Collusion Alleged Between Maltese Gaming Regulator and Casino Owner Murder Suspect
Posted on: March 22, 2021, 12:38h.
Last updated on: March 22, 2021, 01:04h.
A Malta Gaming Authority (MGA) official helped the casino owner accused of masterminding the murder of a prominent Maltese journalist to draft a letter to get a gaming license extension, The Times of Malta reports.
This is the latest allegation of collusion between Malta’s gaming regulator and Yorgen Fenech, who was the biggest casino owner in the Mediterranean nation until his 2019 arrest in connection with the murder of Daphne Caruana Galizia.
Emails seen by the Times show that in 2015, Edwina Licari, the MGA’s legal counsel, ghostwrote a letter for Fenech requesting a license extension for the Portomaso casino, owned by Fenech’s Tumas Gaming Group. The letter was then printed off on a Tumas Gaming letterhead, signed by Fenech, and sent to Licari’s boss, then MGA chief executive Joseph Cuschieri.
Cuschieri was fully aware Licari was the real author, because he had been cc’d in on the email thread between Licari and Fenech. Weeks later, Cuschieri wrote to Fenech to say the license would be renewed.
The decision was controversial. In 2017, a rival casino operator, Dragonara Gaming, sued the MGA, claiming the extension was illegal because there should have been a competitive process allowing additional parties to bid for the license.
When contacted by the Times this week, Cuschieri denied there had been any collusion between himself and Fenech, adding that the letter in question had no bearing on the license renewal.
In May 2018, both Cuschieri and Licari enjoyed an all-expenses-paid trip to Las Vegas with Fenech to advise him on “regulatory matters,” the Times discovered.
Cuschieri has also admitted having lunch on board Fenech’s yacht in August 2019, three months before his arrest.
Fenech is alleged to have organized Galizia’s 2017 car bomb killing via a middleman, Melvin Theuma. It was done possibly to prevent her exposing that a government contract to build a power station in Malta may have been corruptly awarded to Fenech’s company.
Fenech’s arrest ultimately brought down the government.
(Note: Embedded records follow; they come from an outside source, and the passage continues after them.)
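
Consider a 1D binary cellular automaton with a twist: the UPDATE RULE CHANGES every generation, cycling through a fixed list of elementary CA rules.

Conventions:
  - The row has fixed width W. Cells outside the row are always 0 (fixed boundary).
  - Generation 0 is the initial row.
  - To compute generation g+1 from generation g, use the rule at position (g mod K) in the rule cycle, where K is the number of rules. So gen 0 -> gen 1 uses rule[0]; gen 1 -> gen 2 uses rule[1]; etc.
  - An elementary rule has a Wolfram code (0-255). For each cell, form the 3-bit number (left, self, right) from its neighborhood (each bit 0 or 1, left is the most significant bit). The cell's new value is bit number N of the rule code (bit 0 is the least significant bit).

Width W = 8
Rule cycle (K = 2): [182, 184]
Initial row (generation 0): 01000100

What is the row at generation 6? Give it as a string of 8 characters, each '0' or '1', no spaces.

Answer: 00110100

Derivation:
Gen 0: 01000100
Gen 1 (rule 182): 11101110
Gen 2 (rule 184): 11011101
Gen 3 (rule 182): 00101011
Gen 4 (rule 184): 00010110
Gen 5 (rule 182): 00111001
Gen 6 (rule 184): 00110100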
Revelations that a company Fenech controlled had been preparing to make large payments into shell accounts owned by Malta’s former energy minister and the prime minister’s chief of staff triggered resignations, including that of then-Prime Minister Joseph Muscat.
The trial of Fenech and three others accused of Galizia’s murder is ongoing.
Earlier this month, the Times revealed that Cuschieri’s successor, Heathcliff Farrugia, had quietly resigned last January after he was accused of trading in influence with Fenech.
Police investigating Galizia’s murder found incriminating conversations on Fenech’s phone. Those indicated Farrugia had provided Fenech with commercially sensitive information concerning rival casino operators. Farrugia also leaked details of an anti-money laundering investigation that was being carried out on the Portomaso Casino, according to the Times.